Thursday, May 28, 2015

Financial Engineering

The Wall Street Journal just published a solid piece entitled Wall Street Gamblers At Work—U.S. Firms Spend More on Buybacks Than Factories. Following the crash of 2008, The Federal Reserve Bank cut interest rates to near zero in an attempt to kick start the economy and recapitalize the banks damaged in the subprime loan fiasco. While they successfully rebuilt the banks’ balance sheets at taxpayer expense, they weren’t so successful in restoring Main Street.

Corporations took advantage of the cheap money, but not to construct new factories, buy new machinery, and hire new workers. Instead, companies increased their bottom line by replacing old high interest rate debt like my beloved GE 6.25% preferred with commercial paper that paid more in the neighborhood of 2.5%. Once they refinanced their own debt, they did use some of that cheap money to buy new equipment like programmable machine tools and acquire artificial intelligence applications like cloud accounting systems. This allowed companies to replace expensive employees with low cost data entry clerks or completely eliminate those pesky humans along with their salaries and health insurance.

As long as the Fed is passing out cheap money, the big corporations are willing to take their share. Now they are increasing profits by financial engineering. Rather than making more products or new products, they are finding it more profitable to engage in activities like share repurchase programs, commonly called buybacks.

Buybacks are a pretty common way for management to give something back to the shareholders without losing control of that money. It can be a very good way to increase shareholders value without the specter of the taxman’s cold dead hand. If the share price is undervalued, buybacks will increase that price through several mechanisms. First of all when a buyer (in this case the company) is purchasing large blocks of stock, the price will increase through simple supply and demand. Even after the buyback is complete there are now fewer shares available to the general public. This should tend to hold the price at a higher level. Also the company (now the shareholder) is paying dividends to itself. This gives the company’s managers more money to invest in new projects or to increase dividends at some later date. In essence the company is doing dividend reinvestment for its shareholders without any income taxes. In this scenario, if the shareholder decides to sell then he will pay capital gain taxes. Most likely this will be at a lower rate than income taxes.

In this particular case, much of this activity is the result of activist investor groups, like hedge funds, buying control of corporations, then using their leverage to improve the value of their shares through buybacks and less often through increases in dividends.

What’s wrong with this picture? Share prices are going up. Potential tax liabilities are going down. Profitability is just a few notches below record levels.

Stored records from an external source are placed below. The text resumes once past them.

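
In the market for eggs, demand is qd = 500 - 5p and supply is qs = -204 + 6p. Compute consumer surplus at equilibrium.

Consumer surplus = 3240

Equilibrium: 500 - 5p = -204 + 6p gives p* = 64, q* = 180.
Demand choke price (qd = 0): p = 100.
CS = ½(100 − 64)(180) = 3240.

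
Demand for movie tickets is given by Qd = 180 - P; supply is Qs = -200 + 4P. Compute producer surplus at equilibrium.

Producer surplus = 1352

Equilibrium: 180 - P = -200 + 4P gives P* = 76, Q* = 104.
Supply starts at P = 50 (where Qs = 0).
PS = ½(76 − 50)(104) = 1352.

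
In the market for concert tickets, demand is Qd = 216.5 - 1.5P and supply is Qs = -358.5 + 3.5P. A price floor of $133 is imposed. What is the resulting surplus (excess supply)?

Surplus = 90

Equilibrium price would be P* = 115, so the floor at 133 binds.
At P = 133: Qd = 17, Qs = 107.
Surplus = 107 − 17 = 90.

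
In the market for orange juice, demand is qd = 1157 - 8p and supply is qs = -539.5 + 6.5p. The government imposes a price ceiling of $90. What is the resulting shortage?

Equilibrium price would be p* = 117, so the ceiling at 90 binds.
At p = 90: qd = 1157 − 8(90) = 437, qs = -539.5 + 6.5(90) = 45.5.
Shortage = 437 − 45.5 = 391.5.

Shortage = 391.5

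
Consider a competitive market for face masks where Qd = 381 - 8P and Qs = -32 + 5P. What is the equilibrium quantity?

Q* = 1649/13

Set Qd = Qs: 381 - 8P = -32 + 5P.
413 = 13P, so P* = 413/13.
Q* = 381 − 8(413/13) = 1649/13.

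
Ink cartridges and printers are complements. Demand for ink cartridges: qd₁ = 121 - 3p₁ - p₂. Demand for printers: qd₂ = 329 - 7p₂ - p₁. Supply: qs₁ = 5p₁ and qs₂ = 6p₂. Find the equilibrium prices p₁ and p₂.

p₁ = 1244/103, p₂ = 2511/103

Market 1: 121 - 3p₁ - p₂ = 5p₁ → 8p₁ + p₂ = 121.
Market 2: 13p₂ + p₁ = 329.
Eliminating p₂: 13×(1) − 1×(2) gives 103p₁ = 1244, so p₁ = 1244/103.
Back-substitute into (2): p₂ = (329 − 1×1244/103) / 13 = 2511/103.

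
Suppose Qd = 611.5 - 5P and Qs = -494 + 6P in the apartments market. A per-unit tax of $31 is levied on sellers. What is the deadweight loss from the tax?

Deadweight loss = 14415/11

Pre-tax equilibrium: P* = 100.5, Q* = 109.
Tax on sellers shifts supply to Qs = -494 + 6(P − 31) = -680 + 6P.
611.5 - 5P = -680 + 6P gives buyer price Pb = 2583/22; sellers receive Ps = 2583/22 − 31 = 1901/22.
New quantity: Q = 611.5 − 5(2583/22) = 269/11.
DWL = ½ × 31 × (109 − 269/11) = 14415/11.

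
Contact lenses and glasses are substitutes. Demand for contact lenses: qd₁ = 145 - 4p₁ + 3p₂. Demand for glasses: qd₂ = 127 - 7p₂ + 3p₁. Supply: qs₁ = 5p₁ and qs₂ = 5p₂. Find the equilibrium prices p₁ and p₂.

Market 1: 145 - 4p₁ + 3p₂ = 5p₁ → 9p₁ - 3p₂ = 145.
Market 2: 12p₂ - 3p₁ = 127.
Eliminating p₂: 12×(1) + 3×(2) gives 99p₁ = 2121, so p₁ = 707/33.
Back-substitute into (2): p₂ = (127 + 3×707/33) / 12 = 526/33.

p₁ = 707/33, p₂ = 526/33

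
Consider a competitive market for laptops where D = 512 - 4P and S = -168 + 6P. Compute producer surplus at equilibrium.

Producer surplus = 4800

Equilibrium: 512 - 4P = -168 + 6P gives P* = 68, Q* = 240.
Supply starts at P = 28 (where S = 0).
PS = ½(68 − 28)(240) = 4800.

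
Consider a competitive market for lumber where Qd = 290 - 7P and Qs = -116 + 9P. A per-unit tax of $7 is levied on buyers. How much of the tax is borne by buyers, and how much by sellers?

Buyers bear $3.9375, sellers bear $3.0625

Pre-tax equilibrium: P* = 25.375, Q* = 112.375.
Tax on buyers shifts demand to Qd = 290 − 7(P + 7) = 241 - 7P.
241 - 7P = -116 + 9P gives seller price Ps = 22.3125; buyers pay Pb = 22.3125 + 7 = 29.3125.
New quantity: Q = 290 − 7(29.3125) = 84.8125.
Buyer burden = 29.3125 − 25.375 = 3.9375; seller burden = 25.375 − 22.3125 = 3.0625.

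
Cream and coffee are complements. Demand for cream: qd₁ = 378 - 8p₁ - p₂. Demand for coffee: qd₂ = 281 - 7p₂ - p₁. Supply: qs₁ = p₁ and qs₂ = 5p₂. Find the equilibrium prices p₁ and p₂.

Market 1: 378 - 8p₁ - p₂ = p₁ → 9p₁ + p₂ = 378.
Market 2: 12p₂ + p₁ = 281.
Eliminating p₂: 12×(1) − 1×(2) gives 107p₁ = 4255, so p₁ = 4255/107.
Back-substitute into (2): p₂ = (281 − 1×4255/107) / 12 = 2151/107.

p₁ = 4255/107, p₂ = 2151/107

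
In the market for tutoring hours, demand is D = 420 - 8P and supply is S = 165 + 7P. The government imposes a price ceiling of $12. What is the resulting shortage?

Shortage = 75

Equilibrium price would be P* = 17, so the ceiling at 12 binds.
At P = 12: D = 420 − 8(12) = 324, S = 165 + 7(12) = 249.
Shortage = 324 − 249 = 75.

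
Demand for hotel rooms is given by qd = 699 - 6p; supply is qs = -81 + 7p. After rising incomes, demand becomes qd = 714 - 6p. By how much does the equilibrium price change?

Original equilibrium: p* = 60, q* = 339.
New equilibrium: 714 - 6p = -81 + 7p, so 795 = 13p and p' = 795/13; q' = 714 − 6(795/13) = 4512/13.
Change in price: 795/13 − 60 = 15/13.

Δp = 15/13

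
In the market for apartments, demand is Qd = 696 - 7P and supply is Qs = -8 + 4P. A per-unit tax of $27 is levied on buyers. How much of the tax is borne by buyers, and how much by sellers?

Pre-tax equilibrium: P* = 64, Q* = 248.
Tax on buyers shifts demand to Qd = 696 − 7(P + 27) = 507 - 7P.
507 - 7P = -8 + 4P gives seller price Ps = 515/11; buyers pay Pb = 515/11 + 27 = 812/11.
New quantity: Q = 696 − 7(812/11) = 1972/11.
Buyer burden = 812/11 − 64 = 108/11; seller burden = 64 − 515/11 = 189/11.

Buyers bear 108/11, sellers bear 189/11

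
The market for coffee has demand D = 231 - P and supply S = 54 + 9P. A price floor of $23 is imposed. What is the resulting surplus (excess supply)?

Surplus = 53

Equilibrium price would be P* = 17.7, so the floor at 23 binds.
At P = 23: D = 208, S = 261.
Surplus = 261 − 208 = 53.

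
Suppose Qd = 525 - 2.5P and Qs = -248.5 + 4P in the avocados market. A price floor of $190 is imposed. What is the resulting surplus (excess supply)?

Surplus = 461.5

Equilibrium price would be P* = 119, so the floor at 190 binds.
At P = 190: Qd = 50, Qs = 511.5.
Surplus = 511.5 − 50 = 461.5.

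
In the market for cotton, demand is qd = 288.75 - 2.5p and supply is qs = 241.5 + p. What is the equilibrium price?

p* = 13.5

Set qd = qs: 288.75 - 2.5p = 241.5 + p.
47.25 = 3.5p, so p* = 13.5.
q* = 288.75 − 2.5(13.5) = 255.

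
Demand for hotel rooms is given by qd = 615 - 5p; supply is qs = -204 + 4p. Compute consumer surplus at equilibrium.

Consumer surplus = 2560

Equilibrium: 615 - 5p = -204 + 4p gives p* = 91, q* = 160.
Demand choke price (qd = 0): p = 123.
CS = ½(123 − 91)(160) = 2560.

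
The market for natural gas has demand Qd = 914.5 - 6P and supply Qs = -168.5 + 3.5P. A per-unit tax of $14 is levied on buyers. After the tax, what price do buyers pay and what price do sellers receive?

Buyers pay 2264/19, sellers receive 1998/19

Pre-tax equilibrium: P* = 114, Q* = 230.5.
Tax on buyers shifts demand to Qd = 914.5 − 6(P + 14) = 830.5 - 6P.
830.5 - 6P = -168.5 + 3.5P gives seller price Ps = 1998/19; buyers pay Pb = 1998/19 + 14 = 2264/19.
New quantity: Q = 914.5 − 6(2264/19) = 7583/38.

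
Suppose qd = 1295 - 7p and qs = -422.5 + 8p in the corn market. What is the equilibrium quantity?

Set qd = qs: 1295 - 7p = -422.5 + 8p.
1717.5 = 15p, so p* = 114.5.
q* = 1295 − 7(114.5) = 493.5.

q* = 493.5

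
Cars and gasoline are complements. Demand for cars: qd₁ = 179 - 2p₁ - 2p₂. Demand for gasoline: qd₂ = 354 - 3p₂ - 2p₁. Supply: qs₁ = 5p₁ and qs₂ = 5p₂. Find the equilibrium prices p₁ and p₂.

Market 1: 179 - 2p₁ - 2p₂ = 5p₁ → 7p₁ + 2p₂ = 179.
Market 2: 8p₂ + 2p₁ = 354.
Eliminating p₂: 8×(1) − 2×(2) gives 52p₁ = 724, so p₁ = 181/13.
Back-substitute into (2): p₂ = (354 − 2×181/13) / 8 = 530/13.

p₁ = 181/13, p₂ = 530/13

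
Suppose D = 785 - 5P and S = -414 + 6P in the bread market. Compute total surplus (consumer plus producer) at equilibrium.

Total surplus = 10560

Equilibrium: 785 - 5P = -414 + 6P gives P* = 109, Q* = 240.
Demand choke price: P = 157; supply starts at P = 69.
CS = ½(157 − 109)(240) = 5760; PS = ½(109 − 69)(240) = 4800.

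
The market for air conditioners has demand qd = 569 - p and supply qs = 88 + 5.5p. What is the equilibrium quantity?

q* = 495

Set qd = qs: 569 - p = 88 + 5.5p.
481 = 6.5p, so p* = 74.
q* = 569 − 1(74) = 495.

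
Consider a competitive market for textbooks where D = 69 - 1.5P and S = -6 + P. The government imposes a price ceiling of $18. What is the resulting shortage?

Shortage = 30

Equilibrium price would be P* = 30, so the ceiling at 18 binds.
At P = 18: D = 69 − 1.5(18) = 42, S = -6 + 1(18) = 12.
Shortage = 42 − 12 = 30.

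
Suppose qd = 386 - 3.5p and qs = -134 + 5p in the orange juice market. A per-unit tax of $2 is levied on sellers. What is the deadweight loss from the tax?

Deadweight loss = 70/17

Pre-tax equilibrium: p* = 1040/17, q* = 2922/17.
Tax on sellers shifts supply to qs = -134 + 5(p − 2) = -144 + 5p.
386 - 3.5p = -144 + 5p gives buyer price pb = 1060/17; sellers receive ps = 1060/17 − 2 = 1026/17.
New quantity: q = 386 − 3.5(1060/17) = 2852/17.
DWL = ½ × 2 × (2922/17 − 2852/17) = 70/17.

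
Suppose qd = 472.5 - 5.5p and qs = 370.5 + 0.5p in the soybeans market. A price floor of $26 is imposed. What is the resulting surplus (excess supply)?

Equilibrium price would be p* = 17, so the floor at 26 binds.
At p = 26: qd = 329.5, qs = 383.5.
Surplus = 383.5 − 329.5 = 54.

Surplus = 54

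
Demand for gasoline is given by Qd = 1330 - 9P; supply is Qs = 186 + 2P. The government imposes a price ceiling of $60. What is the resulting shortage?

Shortage = 484

Equilibrium price would be P* = 104, so the ceiling at 60 binds.
At P = 60: Qd = 1330 − 9(60) = 790, Qs = 186 + 2(60) = 306.
Shortage = 790 − 306 = 484.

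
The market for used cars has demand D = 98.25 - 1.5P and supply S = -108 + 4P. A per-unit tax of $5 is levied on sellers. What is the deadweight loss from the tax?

Pre-tax equilibrium: P* = 37.5, Q* = 42.
Tax on sellers shifts supply to S = -108 + 4(P − 5) = -128 + 4P.
98.25 - 1.5P = -128 + 4P gives buyer price Pb = 905/22; sellers receive Ps = 905/22 − 5 = 795/22.
New quantity: Q = 98.25 − 1.5(905/22) = 402/11.
DWL = ½ × 5 × (42 − 402/11) = 150/11.

Deadweight loss = 150/11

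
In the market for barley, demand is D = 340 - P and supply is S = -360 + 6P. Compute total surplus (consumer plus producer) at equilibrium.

Equilibrium: 340 - P = -360 + 6P gives P* = 100, Q* = 240.
Demand choke price: P = 340; supply starts at P = 60.
CS = ½(340 − 100)(240) = 28800; PS = ½(100 − 60)(240) = 4800.

Total surplus = 33600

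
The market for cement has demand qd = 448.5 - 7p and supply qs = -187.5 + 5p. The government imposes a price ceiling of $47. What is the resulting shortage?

Equilibrium price would be p* = 53, so the ceiling at 47 binds.
At p = 47: qd = 448.5 − 7(47) = 119.5, qs = -187.5 + 5(47) = 47.5.
Shortage = 119.5 − 47.5 = 72.

Shortage = 72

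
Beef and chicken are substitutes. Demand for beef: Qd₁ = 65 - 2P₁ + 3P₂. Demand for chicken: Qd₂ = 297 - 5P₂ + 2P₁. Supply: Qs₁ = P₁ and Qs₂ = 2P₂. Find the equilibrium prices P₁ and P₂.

Market 1: 65 - 2P₁ + 3P₂ = P₁ → 3P₁ - 3P₂ = 65.
Market 2: 7P₂ - 2P₁ = 297.
Eliminating P₂: 7×(1) + 3×(2) gives 15P₁ = 1346, so P₁ = 1346/15.
Back-substitute into (2): P₂ = (297 + 2×1346/15) / 7 = 1021/15.

P₁ = 1346/15, P₂ = 1021/15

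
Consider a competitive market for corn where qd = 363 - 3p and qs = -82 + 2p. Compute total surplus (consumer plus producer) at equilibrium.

Total surplus = 3840

Equilibrium: 363 - 3p = -82 + 2p gives p* = 89, q* = 96.
Demand choke price: p = 121; supply starts at p = 41.
CS = ½(121 − 89)(96) = 1536; PS = ½(89 − 41)(96) = 2304.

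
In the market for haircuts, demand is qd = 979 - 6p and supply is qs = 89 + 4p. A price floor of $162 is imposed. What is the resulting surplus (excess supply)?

Equilibrium price would be p* = 89, so the floor at 162 binds.
At p = 162: qd = 7, qs = 737.
Surplus = 737 − 7 = 730.

Surplus = 730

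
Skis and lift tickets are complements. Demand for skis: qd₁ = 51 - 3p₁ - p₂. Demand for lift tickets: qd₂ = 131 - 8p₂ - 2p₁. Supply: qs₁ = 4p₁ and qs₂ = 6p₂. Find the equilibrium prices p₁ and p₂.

p₁ = 583/96, p₂ = 815/96

Market 1: 51 - 3p₁ - p₂ = 4p₁ → 7p₁ + p₂ = 51.
Market 2: 14p₂ + 2p₁ = 131.
Eliminating p₂: 14×(1) − 1×(2) gives 96p₁ = 583, so p₁ = 583/96.
Back-substitute into (2): p₂ = (131 − 2×583/96) / 14 = 815/96.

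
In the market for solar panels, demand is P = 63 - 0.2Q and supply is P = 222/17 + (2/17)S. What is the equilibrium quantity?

Q* = 1415/9

Set the two price expressions equal: 63 - 0.2Q = 222/17 + (2/17)Q.
849/17 = (27/85)Q, so Q* = 1415/9.
P* = 63 − (0.2)(1415/9) = 284/9.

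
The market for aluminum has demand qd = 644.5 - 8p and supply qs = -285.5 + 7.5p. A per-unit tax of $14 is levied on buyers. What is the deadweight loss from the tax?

Deadweight loss = 11760/31

Pre-tax equilibrium: p* = 60, q* = 164.5.
Tax on buyers shifts demand to qd = 644.5 − 8(p + 14) = 532.5 - 8p.
532.5 - 8p = -285.5 + 7.5p gives seller price ps = 1636/31; buyers pay pb = 1636/31 + 14 = 2070/31.
New quantity: q = 644.5 − 8(2070/31) = 6839/62.
DWL = ½ × 14 × (164.5 − 6839/62) = 11760/31.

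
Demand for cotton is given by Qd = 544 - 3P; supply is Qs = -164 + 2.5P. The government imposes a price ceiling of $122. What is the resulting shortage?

Equilibrium price would be P* = 1416/11, so the ceiling at 122 binds.
At P = 122: Qd = 544 − 3(122) = 178, Qs = -164 + 2.5(122) = 141.
Shortage = 178 − 141 = 37.

Shortage = 37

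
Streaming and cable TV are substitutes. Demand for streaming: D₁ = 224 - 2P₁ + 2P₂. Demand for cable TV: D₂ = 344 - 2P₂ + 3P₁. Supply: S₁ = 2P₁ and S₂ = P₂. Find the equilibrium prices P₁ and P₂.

P₁ = 680/3, P₂ = 1024/3

Market 1: 224 - 2P₁ + 2P₂ = 2P₁ → 4P₁ - 2P₂ = 224.
Market 2: 3P₂ - 3P₁ = 344.
Eliminating P₂: 3×(1) + 2×(2) gives 6P₁ = 1360, so P₁ = 680/3.
Back-substitute into (2): P₂ = (344 + 3×680/3) / 3 = 1024/3.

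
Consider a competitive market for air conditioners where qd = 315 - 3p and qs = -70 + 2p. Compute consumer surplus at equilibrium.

Consumer surplus = 1176

Equilibrium: 315 - 3p = -70 + 2p gives p* = 77, q* = 84.
Demand choke price (qd = 0): p = 105.
CS = ½(105 − 77)(84) = 1176.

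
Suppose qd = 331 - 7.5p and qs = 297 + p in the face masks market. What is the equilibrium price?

Set qd = qs: 331 - 7.5p = 297 + p.
34 = 8.5p, so p* = 4.
q* = 331 − 7.5(4) = 301.

p* = 4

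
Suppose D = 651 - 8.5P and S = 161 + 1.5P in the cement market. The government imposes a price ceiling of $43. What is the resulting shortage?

Shortage = 60

Equilibrium price would be P* = 49, so the ceiling at 43 binds.
At P = 43: D = 651 − 8.5(43) = 285.5, S = 161 + 1.5(43) = 225.5.
Shortage = 285.5 − 225.5 = 60.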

The article quotes Laurence Fink, chief executive of BlackRock Inc., the world’s largest money manager, “More and more corporate leaders have responded with actions that can deliver immediate returns to shareholders, such as buybacks or dividend increases, while underinvesting in innovation, skilled workforces or essential capital expenditures necessary to sustain long-term growth.”

The problem is the future.

There are other unintended second order effects to generating profits through financial engineering rather than creating real wealth in the material world. Building a new factory puts money in the hands of suppliers, truck drivers, and construction workers as well as the new workers the factory will eventually and hopefully permanently employ. This is the kind of economic activity that will ultimately make our country strong and prosperous.

Like most financial problems there is another side to the story. The great investor Peter Lynch was famously afraid of buying shares in a company that had too much cash. It was his experience that managers given control of other people’s money inevitably found something stupid to do with it. Responding to the spectacular growth and failure of conglomerates like LTV during the 1960s, he coined the term, “diworsification.” In our own times think about the AOL fueled merger with Time Warner, perhaps the worst corporate merger in history.

The article also quotes a letter from the activist fund Starboard Value LP, “The history of corporate America is littered with a long line of companies that relinquished their leading industry position and spent enormous resources attempting to reinvent themselves and ultimately failed.”

That would be the truth.

There are other considerations driving the decisions of our corporate managers. The United States has the highest corporate tax rate in the world. We punish companies for creating jobs and keeping profits in this country. We reward them for creating jobs in other countries and not repatriating those profits. There are currently over 1,000,000 Federal regulations. The cost of even knowing they exist, let alone the cost of compliance is enormous. Whether it is a good thing or a bad thing, environmental regulations alone make it impossible to build a new primary steel mill in this country.

The best way for a company to avoid the interference of activist investors is to run a tight disciplined ship. A company that sticks to its knitting; pays a steadily increasing sustainable dividend over long time periods; that reinvests its money wisely won’t need any fancy financial engineering to thrive over decades, sometimes centuries.

You can find companies like this in lists like the Dividend Aristocrats, S&P constituents that have increased their dividends for 25 consecutive years or longer. They aren’t flashy, but they have been doing a very good job for a very long time.